After Telx Deal, Digital Realty Has Delicate Balance to Maintain

Doubling down on retail colo means competing more directly with Equinix, one of Digital’s biggest customers

Yevgeniy Sverdlik, Former Editor-in-Chief

July 31, 2015

3 Min Read
After Telx Deal, Digital Realty Has Delicate Balance to Maintain
Digital Realty’s 100,000-square-foot data center in Dublin’s Profile Park. (Photo: Digital Realty Trust)

Its acquisition of Telx has put Digital Realty in a rather precarious position of competing more directly with one of its biggest customers: Equinix.

More than anything, San Francisco-based Digital is a provider of wholesale data center space, and retail colocation companies like Eqiunix and Telx lease space from companies like Digital as part of their real estate strategy. Digital has had a retal-colo play of its own for some time now, but the $1.9 billion Telx deal takes that play to a whole new level. Telx is one of the biggest colo companies in the US, managing more than 1.3 million square feet of data center space across 20 facilities, 11 of them within Digital’s buildings.

Both Equinix, based in Redwood City, California, and Telx have pursued a strategy of stimulating growth of ecosystems within their data centers, where customers and service providers interconnect their networks. The bigger the ecosystem, the more attractive the facility is for others, who can interconnect with a multitude of customers, network providers, or partners in a single building.

A major part of this ecosystem play is connecting enterprises to cloud service providers, including the biggest cloud companies, such as Amazon, Microsoft, Google, and IBM SoftLayer. Equinix executives have said repeatedly that connecting customers directly to these service providers was the fastest-growing service in its portfolio.

These services allow enterprises to take advantage of public cloud while bypassing the public internet. The main advantages are in performance and security. While Equinix is far ahead of Telx in building out this cloud-on-ramp business, Telx has pursued it quite aggressively as well.

Scott Peterson, chief investment officer at Digital who architected the acquisition, said that while there will be some overlap between Digital’s newly expanded colo business and Equinix, there are plenty of customers Equinix is not really after that Digital can target.

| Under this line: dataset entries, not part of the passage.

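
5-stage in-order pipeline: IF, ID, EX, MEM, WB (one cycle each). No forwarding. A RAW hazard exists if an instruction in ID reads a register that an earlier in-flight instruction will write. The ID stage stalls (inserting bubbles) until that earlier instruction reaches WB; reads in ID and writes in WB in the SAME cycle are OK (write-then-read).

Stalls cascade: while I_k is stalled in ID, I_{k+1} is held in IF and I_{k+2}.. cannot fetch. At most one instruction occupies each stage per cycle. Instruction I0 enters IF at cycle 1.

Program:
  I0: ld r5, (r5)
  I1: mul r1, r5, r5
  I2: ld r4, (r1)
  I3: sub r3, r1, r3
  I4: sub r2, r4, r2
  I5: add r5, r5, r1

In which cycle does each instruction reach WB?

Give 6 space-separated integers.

I0 ld r5 <- r5: IF@1 ID@2 stall=0 (-) EX@3 MEM@4 WB@5
I1 mul r1 <- r5,r5: IF@2 ID@3 stall=2 (RAW on I0.r5 (WB@5)) EX@6 MEM@7 WB@8
I2 ld r4 <- r1: IF@3 ID@6 stall=2 (RAW on I1.r1 (WB@8)) EX@9 MEM@10 WB@11
I3 sub r3 <- r1,r3: IF@6 ID@9 stall=0 (-) EX@10 MEM@11 WB@12
I4 sub r2 <- r4,r2: IF@9 ID@10 stall=1 (RAW on I2.r4 (WB@11)) EX@12 MEM@13 WB@14
I5 add r5 <- r5,r1: IF@10 ID@12 stall=0 (-) EX@13 MEM@14 WB@15

Answer: 5 8 11 12 14 15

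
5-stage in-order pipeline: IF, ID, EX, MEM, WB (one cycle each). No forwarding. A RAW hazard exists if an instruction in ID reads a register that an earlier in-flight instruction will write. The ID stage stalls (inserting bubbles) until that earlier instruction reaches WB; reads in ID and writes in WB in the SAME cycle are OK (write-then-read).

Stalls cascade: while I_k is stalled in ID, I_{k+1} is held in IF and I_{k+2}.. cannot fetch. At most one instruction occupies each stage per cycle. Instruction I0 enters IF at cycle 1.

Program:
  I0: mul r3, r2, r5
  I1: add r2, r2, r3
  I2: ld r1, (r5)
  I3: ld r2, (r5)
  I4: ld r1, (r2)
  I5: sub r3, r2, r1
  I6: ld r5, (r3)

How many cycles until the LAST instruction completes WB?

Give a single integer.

Answer: 19

Derivation:
I0 mul r3 <- r2,r5: IF@1 ID@2 stall=0 (-) EX@3 MEM@4 WB@5
I1 add r2 <- r2,r3: IF@2 ID@3 stall=2 (RAW on I0.r3 (WB@5)) EX@6 MEM@7 WB@8
I2 ld r1 <- r5: IF@3 ID@6 stall=0 (-) EX@7 MEM@8 WB@9
I3 ld r2 <- r5: IF@6 ID@7 stall=0 (-) EX@8 MEM@9 WB@10
I4 ld r1 <- r2: IF@7 ID@8 stall=2 (RAW on I3.r2 (WB@10)) EX@11 MEM@12 WB@13
I5 sub r3 <- r2,r1: IF@8 ID@11 stall=2 (RAW on I4.r1 (WB@13)) EX@14 MEM@15 WB@16
I6 ld r5 <- r3: IF@11 ID@14 stall=2 (RAW on I5.r3 (WB@16)) EX@17 MEM@18 WB@19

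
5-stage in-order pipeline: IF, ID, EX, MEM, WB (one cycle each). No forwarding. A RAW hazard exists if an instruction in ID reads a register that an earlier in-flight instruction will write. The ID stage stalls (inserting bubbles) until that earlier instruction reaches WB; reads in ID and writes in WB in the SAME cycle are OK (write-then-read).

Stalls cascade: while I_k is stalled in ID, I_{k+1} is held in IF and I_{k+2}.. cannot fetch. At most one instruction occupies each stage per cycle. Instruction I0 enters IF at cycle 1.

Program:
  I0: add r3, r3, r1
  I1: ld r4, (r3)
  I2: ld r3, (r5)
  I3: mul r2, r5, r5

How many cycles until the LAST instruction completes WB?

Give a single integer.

I0 add r3 <- r3,r1: IF@1 ID@2 stall=0 (-) EX@3 MEM@4 WB@5
I1 ld r4 <- r3: IF@2 ID@3 stall=2 (RAW on I0.r3 (WB@5)) EX@6 MEM@7 WB@8
I2 ld r3 <- r5: IF@3 ID@6 stall=0 (-) EX@7 MEM@8 WB@9
I3 mul r2 <- r5,r5: IF@6 ID@7 stall=0 (-) EX@8 MEM@9 WB@10

Answer: 10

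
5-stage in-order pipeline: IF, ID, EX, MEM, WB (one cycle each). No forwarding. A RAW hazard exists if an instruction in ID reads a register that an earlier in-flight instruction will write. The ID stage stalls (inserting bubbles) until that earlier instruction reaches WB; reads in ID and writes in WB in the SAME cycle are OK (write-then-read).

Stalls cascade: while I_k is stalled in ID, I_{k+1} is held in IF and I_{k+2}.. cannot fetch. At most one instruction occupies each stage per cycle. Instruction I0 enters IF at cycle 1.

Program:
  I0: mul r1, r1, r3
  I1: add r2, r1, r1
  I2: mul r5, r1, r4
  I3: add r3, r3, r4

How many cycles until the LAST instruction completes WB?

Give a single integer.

I0 mul r1 <- r1,r3: IF@1 ID@2 stall=0 (-) EX@3 MEM@4 WB@5
I1 add r2 <- r1,r1: IF@2 ID@3 stall=2 (RAW on I0.r1 (WB@5)) EX@6 MEM@7 WB@8
I2 mul r5 <- r1,r4: IF@3 ID@6 stall=0 (-) EX@7 MEM@8 WB@9
I3 add r3 <- r3,r4: IF@6 ID@7 stall=0 (-) EX@8 MEM@9 WB@10

Answer: 10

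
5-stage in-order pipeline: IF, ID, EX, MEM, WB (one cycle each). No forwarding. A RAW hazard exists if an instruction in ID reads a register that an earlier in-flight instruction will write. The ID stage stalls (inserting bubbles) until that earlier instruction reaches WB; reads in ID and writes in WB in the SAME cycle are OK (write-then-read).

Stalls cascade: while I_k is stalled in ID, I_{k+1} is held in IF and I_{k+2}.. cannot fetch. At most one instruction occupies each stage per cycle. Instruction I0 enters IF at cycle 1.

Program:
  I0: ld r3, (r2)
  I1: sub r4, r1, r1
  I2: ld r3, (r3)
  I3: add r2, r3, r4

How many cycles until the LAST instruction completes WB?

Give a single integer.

I0 ld r3 <- r2: IF@1 ID@2 stall=0 (-) EX@3 MEM@4 WB@5
I1 sub r4 <- r1,r1: IF@2 ID@3 stall=0 (-) EX@4 MEM@5 WB@6
I2 ld r3 <- r3: IF@3 ID@4 stall=1 (RAW on I0.r3 (WB@5)) EX@6 MEM@7 WB@8
I3 add r2 <- r3,r4: IF@4 ID@6 stall=2 (RAW on I2.r3 (WB@8)) EX@9 MEM@10 WB@11

Answer: 11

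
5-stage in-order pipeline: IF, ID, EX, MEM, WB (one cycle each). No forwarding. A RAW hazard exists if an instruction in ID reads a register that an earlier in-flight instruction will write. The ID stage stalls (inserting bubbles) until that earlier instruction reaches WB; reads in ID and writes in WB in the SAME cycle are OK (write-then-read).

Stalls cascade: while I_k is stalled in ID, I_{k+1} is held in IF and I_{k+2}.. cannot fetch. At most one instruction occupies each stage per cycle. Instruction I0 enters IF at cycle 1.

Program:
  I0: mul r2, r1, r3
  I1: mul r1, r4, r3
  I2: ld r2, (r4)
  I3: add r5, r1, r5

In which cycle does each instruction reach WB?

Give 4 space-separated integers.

Answer: 5 6 7 9

Derivation:
I0 mul r2 <- r1,r3: IF@1 ID@2 stall=0 (-) EX@3 MEM@4 WB@5
I1 mul r1 <- r4,r3: IF@2 ID@3 stall=0 (-) EX@4 MEM@5 WB@6
I2 ld r2 <- r4: IF@3 ID@4 stall=0 (-) EX@5 MEM@6 WB@7
I3 add r5 <- r1,r5: IF@4 ID@5 stall=1 (RAW on I1.r1 (WB@6)) EX@7 MEM@8 WB@9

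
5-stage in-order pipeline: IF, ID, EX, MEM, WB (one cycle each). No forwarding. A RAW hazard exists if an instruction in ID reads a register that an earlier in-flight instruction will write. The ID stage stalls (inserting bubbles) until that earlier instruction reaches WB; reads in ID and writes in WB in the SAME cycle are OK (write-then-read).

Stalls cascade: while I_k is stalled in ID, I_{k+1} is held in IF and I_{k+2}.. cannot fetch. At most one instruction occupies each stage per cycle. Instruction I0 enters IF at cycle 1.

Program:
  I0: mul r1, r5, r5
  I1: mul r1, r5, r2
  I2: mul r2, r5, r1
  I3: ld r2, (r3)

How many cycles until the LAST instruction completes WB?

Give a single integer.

Answer: 10

Derivation:
I0 mul r1 <- r5,r5: IF@1 ID@2 stall=0 (-) EX@3 MEM@4 WB@5
I1 mul r1 <- r5,r2: IF@2 ID@3 stall=0 (-) EX@4 MEM@5 WB@6
I2 mul r2 <- r5,r1: IF@3 ID@4 stall=2 (RAW on I1.r1 (WB@6)) EX@7 MEM@8 WB@9
I3 ld r2 <- r3: IF@4 ID@7 stall=0 (-) EX@8 MEM@9 WB@10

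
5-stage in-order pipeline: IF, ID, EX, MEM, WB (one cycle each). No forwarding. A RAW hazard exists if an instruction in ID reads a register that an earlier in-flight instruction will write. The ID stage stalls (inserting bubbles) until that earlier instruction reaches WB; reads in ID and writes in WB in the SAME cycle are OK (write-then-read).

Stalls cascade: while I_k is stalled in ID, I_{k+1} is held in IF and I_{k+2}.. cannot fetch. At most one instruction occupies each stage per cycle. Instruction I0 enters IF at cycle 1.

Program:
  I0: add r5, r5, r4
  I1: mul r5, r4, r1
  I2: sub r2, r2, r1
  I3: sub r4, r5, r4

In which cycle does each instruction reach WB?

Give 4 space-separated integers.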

“They’re still a very important customer, and obviously colocation companies [in general] are very important customers of ours,” Peterson said. “They have their IBX, and we’re not going to try to create something that’s going to be a head-to-head competitor with the IBX.”

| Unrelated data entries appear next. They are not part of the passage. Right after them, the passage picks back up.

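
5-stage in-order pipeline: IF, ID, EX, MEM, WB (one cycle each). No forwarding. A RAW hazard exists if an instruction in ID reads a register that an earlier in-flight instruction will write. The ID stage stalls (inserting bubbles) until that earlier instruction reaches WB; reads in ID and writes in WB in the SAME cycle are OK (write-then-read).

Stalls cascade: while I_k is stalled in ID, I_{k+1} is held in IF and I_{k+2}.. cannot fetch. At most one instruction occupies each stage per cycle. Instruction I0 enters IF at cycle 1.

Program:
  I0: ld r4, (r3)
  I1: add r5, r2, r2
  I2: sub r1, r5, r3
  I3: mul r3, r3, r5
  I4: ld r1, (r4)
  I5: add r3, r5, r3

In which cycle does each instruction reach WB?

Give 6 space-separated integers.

I0 ld r4 <- r3: IF@1 ID@2 stall=0 (-) EX@3 MEM@4 WB@5
I1 add r5 <- r2,r2: IF@2 ID@3 stall=0 (-) EX@4 MEM@5 WB@6
I2 sub r1 <- r5,r3: IF@3 ID@4 stall=2 (RAW on I1.r5 (WB@6)) EX@7 MEM@8 WB@9
I3 mul r3 <- r3,r5: IF@4 ID@7 stall=0 (-) EX@8 MEM@9 WB@10
I4 ld r1 <- r4: IF@7 ID@8 stall=0 (-) EX@9 MEM@10 WB@11
I5 add r3 <- r5,r3: IF@8 ID@9 stall=1 (RAW on I3.r3 (WB@10)) EX@11 MEM@12 WB@13

Answer: 5 6 9 10 11 13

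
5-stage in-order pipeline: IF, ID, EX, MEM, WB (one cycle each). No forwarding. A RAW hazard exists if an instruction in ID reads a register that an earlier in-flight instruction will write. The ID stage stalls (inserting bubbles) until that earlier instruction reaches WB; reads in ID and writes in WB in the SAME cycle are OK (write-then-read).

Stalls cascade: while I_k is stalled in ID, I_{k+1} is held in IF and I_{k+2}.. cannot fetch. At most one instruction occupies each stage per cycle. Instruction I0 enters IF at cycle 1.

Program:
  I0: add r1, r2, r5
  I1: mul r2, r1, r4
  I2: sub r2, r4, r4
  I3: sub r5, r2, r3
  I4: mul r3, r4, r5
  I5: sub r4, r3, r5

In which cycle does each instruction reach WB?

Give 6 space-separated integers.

I0 add r1 <- r2,r5: IF@1 ID@2 stall=0 (-) EX@3 MEM@4 WB@5
I1 mul r2 <- r1,r4: IF@2 ID@3 stall=2 (RAW on I0.r1 (WB@5)) EX@6 MEM@7 WB@8
I2 sub r2 <- r4,r4: IF@3 ID@6 stall=0 (-) EX@7 MEM@8 WB@9
I3 sub r5 <- r2,r3: IF@6 ID@7 stall=2 (RAW on I2.r2 (WB@9)) EX@10 MEM@11 WB@12
I4 mul r3 <- r4,r5: IF@7 ID@10 stall=2 (RAW on I3.r5 (WB@12)) EX@13 MEM@14 WB@15
I5 sub r4 <- r3,r5: IF@10 ID@13 stall=2 (RAW on I4.r3 (WB@15)) EX@16 MEM@17 WB@18

Answer: 5 8 9 12 15 18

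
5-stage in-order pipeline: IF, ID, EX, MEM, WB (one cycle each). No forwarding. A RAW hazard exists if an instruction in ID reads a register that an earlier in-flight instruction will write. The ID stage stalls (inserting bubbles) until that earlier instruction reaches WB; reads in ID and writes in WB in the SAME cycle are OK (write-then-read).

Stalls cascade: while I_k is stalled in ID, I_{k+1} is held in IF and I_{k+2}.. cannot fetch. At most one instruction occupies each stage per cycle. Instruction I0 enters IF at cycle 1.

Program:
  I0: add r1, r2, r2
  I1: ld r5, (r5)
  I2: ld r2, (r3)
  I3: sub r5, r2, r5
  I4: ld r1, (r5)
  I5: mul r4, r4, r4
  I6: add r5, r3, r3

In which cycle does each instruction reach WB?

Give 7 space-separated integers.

Answer: 5 6 7 10 13 14 15

Derivation:
I0 add r1 <- r2,r2: IF@1 ID@2 stall=0 (-) EX@3 MEM@4 WB@5
I1 ld r5 <- r5: IF@2 ID@3 stall=0 (-) EX@4 MEM@5 WB@6
I2 ld r2 <- r3: IF@3 ID@4 stall=0 (-) EX@5 MEM@6 WB@7
I3 sub r5 <- r2,r5: IF@4 ID@5 stall=2 (RAW on I2.r2 (WB@7)) EX@8 MEM@9 WB@10
I4 ld r1 <- r5: IF@5 ID@8 stall=2 (RAW on I3.r5 (WB@10)) EX@11 MEM@12 WB@13
I5 mul r4 <- r4,r4: IF@8 ID@11 stall=0 (-) EX@12 MEM@13 WB@14
I6 add r5 <- r3,r3: IF@11 ID@12 stall=0 (-) EX@13 MEM@14 WB@15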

IBX stands for International Business Exchange, which is what Equinix calls its data centers that act as interconnection hubs. “They established that and got ahead of everybody,” Peterson said.

“We’ve renewed all of our leases with Equinix last year on 15-year terms with multiple five-year renewal options,” John Stewart, senior VP of investor relations at Digital, said.

Equinix, Peterson said, has emphasized fostering an ecosystem of interconnection between content providers and companies that deliver content to consumers. “If you want to connect to those ecosystems, you need to be in an Equinix facility.”

However, there are many companies outside of that content-provider-eyeball-network world that rely on cross-connect services in highly connected buildings, and those are the customer Peterson sees as an opportunity to expand the Telx-charged colo part of Digital’s business that will not infringe too much on the Equinix territory.

Connectivity to cloud providers is a different matter. “Digital has had a big emphasis on that – and Telx has as well – and this is going to get us further down the road in terms of being a comprehensive provider,” Peterson said. “We’re all going to compete for that. Nobody’s going to get the franchise on it, if you will.”

Digital reported $420 million in revenue for the second quarter Thursday, up 5 percent year over year. Its net income for the quarter was $138 million.

Equinix also reported its second-quarter results this week, saying it made about $666 million in revenue, up 3 percent year over year, and about $60 million in net income.